Sunday, March 23, 2008

No Country For Old Men (2007)


Director: Ethan Coen and Joel Coen
Writer: Cormac McCarthy (novel), Joel Coen and Ethan Coen (screenplay)

Set in 1980, a West Texas hunter stumbles upon the aftermath of a botched heroin deal. He attempts to run off with a satchel containing two million dollars while pursued by a homicidal murderer and local sheriff.

I've been a fan of the Coen Brothers' work for a long time. The first film class I took as an undergrad was all about the Coens and their style. Though I've purposely missed their last three pictures, The Man Who Wasn't There (2001), Intolerable Cruelty (2003), and 2004's The Ladykillers (nothing can top the original Ealing Studios film with Alec Guinness), I was excited to hear about their most recent project: No Country For Old Men. I missed it in theaters and I'm really sad I did but seeing it at home was just as wonderful. No Country has the most fully realized feel of a film the Coen Brothers have made since Blood Simple (1984) or Raising Arizona (1987). It's an especially dark, existential, and nihilistic experience deriving from its lighting, tone, and desert locations. The three male leads, Llewelyn Moss (Josh Bolin), Anton Chigurh (Javier Bardem), and Sheriff Ed Tom Bell (Tommy Lee Jones), are all magnificent pursuing each other. Scottish actress Kelly Macdonald (who I adored in Robert Altman's Gosford Park [2001]), Woody Harrelson, and Stephen Root are perfect in their supporting roles.

The film has come up twice in my film theory class due in part to its sheer lack of music (there's something like 15 minutes of music in the whole film including the five minutes of end credits) and specific narrative techniques the Coen Brothers implement.

The film opens with Sheriff Bell's voiceover about how his father and grandfather were also Texas sheriffs and how the "old-timers" never used or even carried guns. At first, the speech seems incongruous but it really informs the viewer about one of the film's overarching themes. As prominent as the chase between Moss and Chigurh is, this is Sheriff Bell's story. An older man right at the edge of retirement, he consistently notes how much his county has changed since was first a lawman. The failed drug deal, Chigurh's brand of emotionless violence, and Moss' take-the-money-and-run idea are all symptomatic of the social change the country in general and this county in particular have undergone. As the title suggests Bell is out of place in the Texas of 1980, he is nearly obsolete and always two steps behind Chigurh and Moss.

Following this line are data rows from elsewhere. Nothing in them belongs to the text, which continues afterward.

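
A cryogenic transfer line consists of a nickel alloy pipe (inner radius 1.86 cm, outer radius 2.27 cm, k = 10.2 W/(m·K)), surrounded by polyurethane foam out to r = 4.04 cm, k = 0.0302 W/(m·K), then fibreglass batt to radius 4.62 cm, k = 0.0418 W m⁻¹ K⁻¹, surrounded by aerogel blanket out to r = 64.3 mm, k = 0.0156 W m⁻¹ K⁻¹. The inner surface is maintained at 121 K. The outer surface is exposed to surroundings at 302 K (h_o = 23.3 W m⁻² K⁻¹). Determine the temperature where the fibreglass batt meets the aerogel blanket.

Treat each layer as a resistance in series:
  R'_nickel alloy = ln(0.0227/0.0186)/(2πk) = 0.1992/(2π·10.2) = 0.003108 m·K/W
  R'_polyurethane foam = ln(0.0404/0.0227)/(2πk) = 0.5765/(2π·0.0302) = 3.038 m·K/W
  R'_fibreglass batt = ln(0.0462/0.0404)/(2πk) = 0.1342/(2π·0.0418) = 0.5108 m·K/W
  R'_aerogel blanket = ln(0.0643/0.0462)/(2πk) = 0.3306/(2π·0.0156) = 3.373 m·K/W
  R'_conv,out = 1/(2πr h) = 1/(2π·0.0643·23.3) = 0.1062 m·K/W
ΣR = 0.003108 + 3.038 + 0.5108 + 3.373 + 0.1062 = 7.031 m·K/W
Q' = ΔT/ΣR = (121 K − 302 K)/7.031 = -25.74 W/m
From the inner boundary to the fibreglass batt/aerogel blanket interface, ΣR_partial = 3.552 m·K/W.
T_interface = T_in − Q'·ΣR_partial = 121 K − (-25.74)(3.552) = 212.4 K

T = 212.4 K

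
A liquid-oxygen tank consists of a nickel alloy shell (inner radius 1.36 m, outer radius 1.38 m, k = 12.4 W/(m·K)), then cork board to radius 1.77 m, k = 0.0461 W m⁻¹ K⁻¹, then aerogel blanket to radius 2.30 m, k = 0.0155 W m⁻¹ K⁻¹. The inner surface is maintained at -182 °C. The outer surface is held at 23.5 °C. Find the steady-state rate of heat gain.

Series thermal resistances, inner to outer:
  R_nickel alloy = (1/1.36 − 1/1.38)/(4πk) = 0.01066/(4π·12.4) = 6.839×10^-5 K/W
  R_cork board = (1/1.38 − 1/1.77)/(4πk) = 0.1597/(4π·0.0461) = 0.2756 K/W
  R_aerogel blanket = (1/1.77 − 1/2.30)/(4πk) = 0.1302/(4π·0.0155) = 0.6684 K/W
ΣR = 6.839×10^-5 + 0.2756 + 0.6684 = 0.9441 K/W
Q = ΔT/ΣR = (-182 °C − 23.5 °C)/0.9441 = -218 W
(Negative Q ⇒ heat flows inward; heat gain = 218 W.)

Q = 218 W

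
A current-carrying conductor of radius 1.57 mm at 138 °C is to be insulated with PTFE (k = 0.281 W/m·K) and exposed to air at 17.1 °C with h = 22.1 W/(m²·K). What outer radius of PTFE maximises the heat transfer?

For a cylinder, r_cr = k_ins/h = 0.281/22.1 = 0.0127 m = 1.27 cm

r_cr = 1.27 cm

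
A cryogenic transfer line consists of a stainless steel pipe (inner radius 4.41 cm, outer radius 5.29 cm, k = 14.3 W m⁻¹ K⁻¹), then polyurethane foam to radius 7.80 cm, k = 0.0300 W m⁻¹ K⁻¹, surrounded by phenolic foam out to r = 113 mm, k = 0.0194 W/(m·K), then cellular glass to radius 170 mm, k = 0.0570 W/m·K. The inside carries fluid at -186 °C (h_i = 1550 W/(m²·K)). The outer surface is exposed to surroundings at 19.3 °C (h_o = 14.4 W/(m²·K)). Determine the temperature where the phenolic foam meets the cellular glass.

Treat each layer as a resistance in series:
  R'_conv,in = 1/(2πr h) = 1/(2π·0.0441·1550) = 0.002328 m·K/W
  R'_stainless steel = ln(0.0529/0.0441)/(2πk) = 0.1819/(2π·14.3) = 0.002025 m·K/W
  R'_polyurethane foam = ln(0.0780/0.0529)/(2πk) = 0.3883/(2π·0.0300) = 2.060 m·K/W
  R'_phenolic foam = ln(0.113/0.0780)/(2πk) = 0.3707/(2π·0.0194) = 3.041 m·K/W
  R'_cellular glass = ln(0.170/0.113)/(2πk) = 0.4084/(2π·0.0570) = 1.140 m·K/W
  R'_conv,out = 1/(2πr h) = 1/(2π·0.170·14.4) = 0.06501 m·K/W
ΣR = 0.002328 + 0.002025 + 2.060 + 3.041 + 1.140 + 0.06501 = 6.310 m·K/W
Q' = ΔT/ΣR = (-186 °C − 19.3 °C)/6.310 = -32.54 W/m
From the inner boundary to the phenolic foam/cellular glass interface, ΣR_partial = 5.105 m·K/W.
T_interface = T_in − Q'·ΣR_partial = -186 °C − (-32.54)(5.105) = -19.9 °C

T = -19.9 °C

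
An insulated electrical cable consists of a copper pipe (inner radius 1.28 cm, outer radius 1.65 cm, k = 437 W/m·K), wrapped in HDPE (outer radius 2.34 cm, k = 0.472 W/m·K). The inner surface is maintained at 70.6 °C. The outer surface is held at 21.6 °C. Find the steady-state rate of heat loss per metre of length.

Resistance network (inner→outer):
  R'_copper = ln(0.0165/0.0128)/(2πk) = 0.2539/(2π·437) = 9.248×10^-5 m·K/W
  R'_HDPE = ln(0.0234/0.0165)/(2πk) = 0.3494/(2π·0.472) = 0.1178 m·K/W
ΣR = 9.248×10^-5 + 0.1178 = 0.1179 m·K/W
Q' = ΔT/ΣR = (70.6 °C − 21.6 °C)/0.1179 = 416 W/m

Q' = 416 W/m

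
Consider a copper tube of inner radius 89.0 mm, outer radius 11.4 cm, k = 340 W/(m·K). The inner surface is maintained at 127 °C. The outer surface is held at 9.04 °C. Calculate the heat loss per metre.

Q' = 2πk·ΔT/ln(r₂/r₁) = 2π × 340 × 117.96 / ln(0.114/0.0890) = 1.02×10^6 W/m

Q' = 1.02×10^6 W/m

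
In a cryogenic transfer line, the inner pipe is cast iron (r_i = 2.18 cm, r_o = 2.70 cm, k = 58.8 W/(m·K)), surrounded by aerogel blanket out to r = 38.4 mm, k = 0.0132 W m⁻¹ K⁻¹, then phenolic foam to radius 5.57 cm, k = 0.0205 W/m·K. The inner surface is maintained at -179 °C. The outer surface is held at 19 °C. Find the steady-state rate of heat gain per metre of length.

Q' = 27.8 W/m

Resistance network (inner→outer):
  R'_cast iron = ln(0.0270/0.0218)/(2πk) = 0.2139/(2π·58.8) = 5.790×10^-4 m·K/W
  R'_aerogel blanket = ln(0.0384/0.0270)/(2πk) = 0.3522/(2π·0.0132) = 4.247 m·K/W
  R'_phenolic foam = ln(0.0557/0.0384)/(2πk) = 0.3719/(2π·0.0205) = 2.887 m·K/W
ΣR = 5.790×10^-4 + 4.247 + 2.887 = 7.135 m·K/W
Q' = ΔT/ΣR = (-179 °C − 19 °C)/7.135 = -27.8 W/m
(Negative Q' ⇒ heat flows inward; heat gain = 27.8 W/m.)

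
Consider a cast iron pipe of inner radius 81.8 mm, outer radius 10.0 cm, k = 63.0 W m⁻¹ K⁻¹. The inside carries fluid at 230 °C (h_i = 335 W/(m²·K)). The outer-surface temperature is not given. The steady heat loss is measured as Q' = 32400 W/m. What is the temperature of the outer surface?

T_out = 25.4 °C

Sum the resistances:
  R'_conv,in = 1/(2πr h) = 1/(2π·0.0818·335) = 0.005808 m·K/W
  R'_cast iron = ln(0.100/0.0818)/(2πk) = 0.2009/(2π·63.0) = 5.075×10^-4 m·K/W
ΣR = 0.006315 m·K/W
ΔT = Q'·ΣR = 32400 × 0.006315 = 204.6 K
Heat flows outward, so T_out = T_in − ΔT = 230 − 204.6 = 25.4 °C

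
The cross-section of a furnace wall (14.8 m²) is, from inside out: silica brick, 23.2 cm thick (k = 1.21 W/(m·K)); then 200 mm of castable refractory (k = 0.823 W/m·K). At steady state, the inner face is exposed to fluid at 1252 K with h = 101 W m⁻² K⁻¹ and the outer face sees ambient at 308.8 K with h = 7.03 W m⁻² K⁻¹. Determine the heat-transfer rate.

Q = 23.8 kW

Series thermal resistances, inner to outer:
  R_conv,in = 1/(hA) = 1/(101·14.8) = 6.690×10^-4 K/W
  R_silica brick = L/(kA) = 0.232/(1.21·14.8) = 0.01296 K/W
  R_castable refractory = L/(kA) = 0.200/(0.823·14.8) = 0.01642 K/W
  R_conv,out = 1/(hA) = 1/(7.03·14.8) = 0.009611 K/W
ΣR = 6.690×10^-4 + 0.01296 + 0.01642 + 0.009611 = 0.03966 K/W
Q = ΔT/ΣR = (1252 K − 308.8 K)/0.03966 = 23800 W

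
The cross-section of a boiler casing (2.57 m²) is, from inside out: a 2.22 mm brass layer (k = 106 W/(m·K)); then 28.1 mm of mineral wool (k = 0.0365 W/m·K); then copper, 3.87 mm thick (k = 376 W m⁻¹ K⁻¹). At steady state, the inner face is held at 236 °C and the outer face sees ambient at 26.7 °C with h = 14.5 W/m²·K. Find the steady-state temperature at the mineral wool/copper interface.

T = 43.9 °C

Series thermal resistances, inner to outer:
  R_brass = L/(kA) = 0.00222/(106·2.57) = 8.149×10^-6 K/W
  R_mineral wool = L/(kA) = 0.0281/(0.0365·2.57) = 0.2996 K/W
  R_copper = L/(kA) = 0.00387/(376·2.57) = 4.005×10^-6 K/W
  R_conv,out = 1/(hA) = 1/(14.5·2.57) = 0.02683 K/W
ΣR = 8.149×10^-6 + 0.2996 + 4.005×10^-6 + 0.02683 = 0.3264 K/W
Q = ΔT/ΣR = (236 °C − 26.7 °C)/0.3264 = 641.2 W
From the inner boundary to the mineral wool/copper interface, ΣR_partial = 0.2996 K/W.
T_interface = T_in − Q·ΣR_partial = 236 °C − (641.2)(0.2996) = 43.9 °C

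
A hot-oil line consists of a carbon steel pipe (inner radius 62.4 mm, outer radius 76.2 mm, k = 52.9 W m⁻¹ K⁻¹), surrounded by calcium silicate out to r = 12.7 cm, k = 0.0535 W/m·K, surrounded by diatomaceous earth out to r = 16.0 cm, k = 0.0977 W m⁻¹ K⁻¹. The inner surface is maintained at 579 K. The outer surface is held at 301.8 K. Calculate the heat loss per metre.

Treat each layer as a resistance in series:
  R'_carbon steel = ln(0.0762/0.0624)/(2πk) = 0.1998/(2π·52.9) = 6.011×10^-4 m·K/W
  R'_calcium silicate = ln(0.127/0.0762)/(2πk) = 0.5108/(2π·0.0535) = 1.520 m·K/W
  R'_diatomaceous earth = ln(0.160/0.127)/(2πk) = 0.2310/(2π·0.0977) = 0.3763 m·K/W
ΣR = 6.011×10^-4 + 1.520 + 0.3763 = 1.897 m·K/W
Q' = ΔT/ΣR = (579 K − 301.8 K)/1.897 = 146 W/m

Q' = 146 W/m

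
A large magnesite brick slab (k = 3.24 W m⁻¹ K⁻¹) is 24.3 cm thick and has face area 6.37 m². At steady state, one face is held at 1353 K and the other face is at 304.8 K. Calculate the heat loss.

Q = kA·ΔT/L = 3.24 × 6.37 × |1353 K − 304.8 K| / 0.243 = 89000 W

Q = 89000 W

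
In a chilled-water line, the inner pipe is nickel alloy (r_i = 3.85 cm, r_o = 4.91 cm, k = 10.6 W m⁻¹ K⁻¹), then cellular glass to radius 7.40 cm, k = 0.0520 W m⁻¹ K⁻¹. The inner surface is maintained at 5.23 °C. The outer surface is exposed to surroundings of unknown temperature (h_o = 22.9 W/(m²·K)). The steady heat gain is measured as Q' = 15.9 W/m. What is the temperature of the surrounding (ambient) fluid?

Sum the resistances:
  R'_nickel alloy = ln(0.0491/0.0385)/(2πk) = 0.2432/(2π·10.6) = 0.003652 m·K/W
  R'_cellular glass = ln(0.0740/0.0491)/(2πk) = 0.4102/(2π·0.0520) = 1.256 m·K/W
  R'_conv,out = 1/(2πr h) = 1/(2π·0.0740·22.9) = 0.09392 m·K/W
ΣR = 1.353 m·K/W
ΔT = Q'·ΣR = 15.9 × 1.353 = 21.51 K
Heat flows inward, so T_out = T_in + ΔT = 5.23 + 21.51 = 26.7 °C

T_out = 26.7 °C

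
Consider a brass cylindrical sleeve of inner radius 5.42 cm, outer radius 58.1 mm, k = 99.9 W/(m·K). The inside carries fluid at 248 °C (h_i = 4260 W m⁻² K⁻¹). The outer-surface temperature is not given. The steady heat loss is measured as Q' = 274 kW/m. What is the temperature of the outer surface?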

I said earlier that No Country For Old Men is a fully realized feeling film and by that I mean it has the tone of a Coen Brothers movie without the emptiness that hangs over most of their work. The Coen Brothers truly know their craft but from a postmodern, film-buff standpoint. Many of their films are set in very specific genres with an eye on references and parallels. No Country pulls from a variety of genres but is not overtly self-conscious of its filmness. I've read and agree that the Coen Brothers’ movies often lack the heart and soul of most films. Their attention to narrative and extra-narrative details sucks the life out of their movies, making them seem artificial. This is a fantastic exception. The references, though present, are heavily muted. One example is the setting: the American/Mexican border town recalls the setting of Touch of Evil (1958). As another example, Llewlyn Moss, a Vietnam veteran, is introduced hunting with a high-powered rifle. There is a close-up of him picking up a discharged shell and putting it in his shirt's breast pocket. This references an early scene in The Deer Hunter (1978) in which Robert De Niro's character Michael holds up a similar bullet and proclaims to his hunting friends, before they ship off to Vietnam, "This is this. It ain’t something else. This is this." Like the characters in No Country, Michael is an existentialist, believing that he wields no control over the course of his life. While Moss might think he can change his and his wife's lives by running off with the drug money, he cannot. Moss even knows that his attempt at changing his life's path is an error when, in the middle of the night as he prepares to revisit the crime scene, his wife Carla Jean asks, "And what’re you gonna do?" he replies, "I'm fixing to do something dumber than hell, but I'm going anyways." Like Michael of The Dear Hunter, it's not in Moss to half-ass anything.

For all its emphasis on the meaninglessness of men's journey through life and the overall dark tone, No Country For Old Men is a spectacular cinematic experience. As sparse as the film is, it's full of thought-provoking ideas and powerful images. I think the Coen Brothers have matured as filmmakers and I hope this is a sign of things to come.

1 comment:

Anonymous said...

You can't forget "Trainspotting" or "Nanny McPhee" when you speak of Kelly MacDonald!